Business: The Economy

Debt problems cloud Russia's budget

Russian bank debts are still a problem

The Russian government has approved its 1999 budget, calling for significant help from foreign creditors, just as a key committee of foreign banks rejected the latest debt restructuring plan.

Prime Minister Yevgeny Primakov said the budget was "tough but fair" and said Russia "was dropping the old pattern when we were dependent on taking loans to mend the hole in wages and pensions payments."

The budget forecasts a deficit of just 2.5% of GDP, much lower than in previous years, but admits that the target will only be met if the government pays back only half the money it owes to foreign banks and governments.

It also assumes that foreign loans of around $7bn a year will be forthcoming. But the IMF, which suspended lending to Russia in August, has said it has no plans to resume lending in the near future.

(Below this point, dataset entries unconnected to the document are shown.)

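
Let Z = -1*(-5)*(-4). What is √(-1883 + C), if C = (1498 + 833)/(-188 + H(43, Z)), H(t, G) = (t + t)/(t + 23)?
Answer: I*√71948687846/6161 ≈ 43.537*I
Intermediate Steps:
Z = -20 (Z = 5*(-4) = -20)
H(t, G) = 2*t/(23 + t) (H(t, G) = (2*t)/(23 + t) = 2*t/(23 + t))
C = -76923/6161 (C = (1498 + 833)/(-188 + 2*43/(23 + 43)) = 2331/(-188 + 2*43/66) = 2331/(-188 + 2*43*(1/66)) = 2331/(-188 + 43/33) = 2331/(-6161/33) = 2331*(-33/6161) = -76923/6161 ≈ -12.485)
√(-1883 + C) = √(-1883 - 76923/6161) = √(-11678086/6161) = I*√71948687846/6161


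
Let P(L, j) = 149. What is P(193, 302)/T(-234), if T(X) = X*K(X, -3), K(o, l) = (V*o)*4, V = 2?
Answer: 149/438048 ≈ 0.00034015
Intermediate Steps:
K(o, l) = 8*o (K(o, l) = (2*o)*4 = 8*o)
T(X) = 8*X**2 (T(X) = X*(8*X) = 8*X**2)
P(193, 302)/T(-234) = 149/((8*(-234)**2)) = 149/((8*54756)) = 149/438048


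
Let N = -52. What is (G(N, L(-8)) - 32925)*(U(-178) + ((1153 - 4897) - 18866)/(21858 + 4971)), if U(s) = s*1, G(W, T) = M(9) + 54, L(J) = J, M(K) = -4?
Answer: 157739904500/26829 ≈ 5.8795e+6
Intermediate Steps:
G(W, T) = 50 (G(W, T) = -4 + 54 = 50)
U(s) = s
(G(N, L(-8)) - 32925)*(U(-178) + ((1153 - 4897) - 18866)/(21858 + 4971)) = (50 - 32925)*(-178 + ((1153 - 4897) - 18866)/(21858 + 4971)) = -32875*(-178 + (-3744 - 18866)/26829) = -32875*(-178 - 22610*1/26829) = -32875*(-178 - 22610/26829) = -32875*(-4798172/26829) = 157739904500/26829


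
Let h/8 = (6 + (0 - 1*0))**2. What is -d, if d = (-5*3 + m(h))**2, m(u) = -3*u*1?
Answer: -772641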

US Deputy Secretary of State Strobe Talbott is visiting Russia this week to discuss the economic situation.

Talks breakdown

Meanwhile, talks with foreign banks on restructuring much of the government's debt have broken down.

Credit Suisse First Boston (CSFB), which is leading the negotiations on behalf of Western banks, has said that Russia's offer to repay part of the debt it defaulted on when the rouble was devalued in August, was unacceptable.

At issue are short-term government bonds, called GKOs, which are worth much less now that the rouble is trading at 19 to the dollar, as opposed to six in August. The banks are worried that foreign creditors will get a worse deal than domestic lenders.

CSFB says Russia will be shunned by international investors if it unilaterally imposes its own deal.

"The committee believes that Russia will aggravate its financial isolation if it unilaterally imposes unfair restructuring terms on foreign investors," it said.

Russia is trying to negotiate other reductions in its foreign debts, some incurred in the Soviet era, with Western governments and banks.